The day passed as it always did—in slow motion, with a thousand plaintive glances at the clock. But now it was even more unbearable, because every minute I wasted in school was another minute in which I failed to find her.
My only vaguely interesting class that day was English, when Dr. Holden completely ruined Moby Dick for me by incorrectly assuming we’d all read it and talking about Captain Ahab and his obsession with finding and killing this white whale. But it was fun to watch her get more and more excited as she talked. “Ahab’s a madman railing against fate. You never see Ahab wanting anything else in this whole novel, do you? He has a singular obsession. And because he is the captain of his ship, no one can stop him. You can argue—indeed, you may argue, if you choose to write about him for your final reaction papers—that Ahab is a fool for being obsessed. But you could also argue that there is something tragically heroic about fighting this battle he is doomed to lose. Is Ahab’s hope a kind of insanity, or is it the very definition of humanness?” I wrote down as much as I could of what she said, realizing that I could probably pull off my final reaction paper without actually reading the book. As she talked, it occurred to me that Dr. Holden was unusually good at reading stuff. And she’d said she liked Whitman. So when the bell rang, I took Leaves of Grass from my bag and then zipped it back up slowly while everyone raced off either to home or to extracurriculars. I waited behind someone asking for an extension on an already late paper, and then he left.

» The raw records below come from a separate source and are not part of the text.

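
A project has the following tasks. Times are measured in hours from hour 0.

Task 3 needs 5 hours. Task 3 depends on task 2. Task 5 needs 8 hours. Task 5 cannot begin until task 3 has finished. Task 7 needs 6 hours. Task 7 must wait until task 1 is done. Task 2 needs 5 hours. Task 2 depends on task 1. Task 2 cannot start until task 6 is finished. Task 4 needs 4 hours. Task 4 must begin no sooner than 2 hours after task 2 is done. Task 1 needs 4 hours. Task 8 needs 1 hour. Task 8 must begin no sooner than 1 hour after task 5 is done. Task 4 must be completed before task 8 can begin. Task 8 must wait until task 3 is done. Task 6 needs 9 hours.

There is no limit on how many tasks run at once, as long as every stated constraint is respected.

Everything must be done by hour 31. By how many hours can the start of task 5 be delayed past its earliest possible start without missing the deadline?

2

Task 6 has no prerequisites, so it starts at hour 0 and finishes at hour 9.
Task 1 can start immediately at hour 0; it finishes at hour 4.
Task 2 needs all of task 1 (finishes hour 4); task 6 (finishes hour 9). That puts its earliest start at hour 9; it finishes at 9 + 5 = hour 14.
Task 3 cannot begin until task 2 (finishes hour 14). It runs from hour 14 to 14 + 5 = hour 19.
Task 5 cannot begin until task 3 (finishes hour 19). It runs from hour 19 to 19 + 8 = hour 27.

Working backward from the deadline:
Nothing follows task 8; the deadline of hour 31 is its only limit. It must start by 31 − 1 = hour 30.
Task 5 has to be done before task 8 (must start by hour 30, minus 1-hour gap → hour 29). That means finishing by hour 29, i.e. starting by 29 − 8 = hour 21.
So task 5 can start as early as hour 19 and as late as hour 21, giving 21 − 19 = 2 hours of slack.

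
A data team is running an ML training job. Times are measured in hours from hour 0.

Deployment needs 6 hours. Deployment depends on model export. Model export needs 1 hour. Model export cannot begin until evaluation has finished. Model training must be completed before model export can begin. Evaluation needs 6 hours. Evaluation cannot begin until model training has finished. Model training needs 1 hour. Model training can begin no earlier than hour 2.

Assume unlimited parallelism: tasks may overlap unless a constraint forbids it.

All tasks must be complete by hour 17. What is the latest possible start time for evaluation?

4

To finish by hour 17, deployment (duration 6) must start no later than hour 11.
Since deployment (must start by hour 11) depends on it, model export must finish by hour 11. Backing off its 1-hour duration gives a latest start of hour 10.
Evaluation must finish before model export (must start by hour 10). With a 6-hour duration, evaluation must start by 10 − 6 = hour 4.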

“It’s my favorite Whitman reader,” she said.
I forced a smile. “Do you know Margo Roth Spiegelman?” I asked.
She sat down behind her desk and motioned for me to sit. “I never had her in class,” Dr. Holden said, “but I’ve certainly heard of her. I know that she ran away.”
“She sort of left me this book of poems before she, uh, disappeared.” I handed the book over, and Dr. Holden began paging through it slowly. As she did, I told her, “I’ve been thinking a lot about the highlighted parts. If you go to the end of ‘Song of Myself,’ she highlights this stuff about dying. Like, ‘If you want me again look for me under your bootsoles.’”
“She left this for you,” Dr. Holden said quietly.
“Yeah,” I said.
She flipped back and tapped at the green highlighted quote with her fingernail. “What is this about the doorjambs? That’s a great moment in the poem, where Whitman—I mean, you can feel him shouting at you: ‘Open the doors! In fact, remove the doors!’”
“She actually left me something else inside my doorjamb.”
Dr. Holden laughed. “Wow. Clever. But it’s such a great poem—I hate to see it reduced to such a literal reading. And she seems to have responded very darkly to what is finally a very optimistic poem. The poem is about our connectedness—each of us sharing the same root system like leaves of grass.”
“But, I mean, from what she highlighted, it seems kinda like a suicide note,” I said. Dr. Holden read the last stanzas again and then looked up at me.
“What a mistake it is to distill this poem into something hopeless. I hope that’s not the case, Quentin. If you read the whole poem, I don’t see how you can come to any conclusion except that life is sacred and valuable. But—who knows. Maybe she skimmed it for what she was looking for. We often read poems that way. But if so, she completely misunderstood what Whitman was asking of her.”
“And what’s that?”
She closed the book and looked right at me in a way that made it impossible for me to hold her gaze. “What do you think of it?”
“I don’t know,” I said, staring at a stack of graded papers on her desk. “I’ve tried to read it straight through a bunch of times, but I haven’t gotten very far. Mostly I just read the parts she highlighted. I’m reading it to try to understand Margo, not to try to understand Whitman.”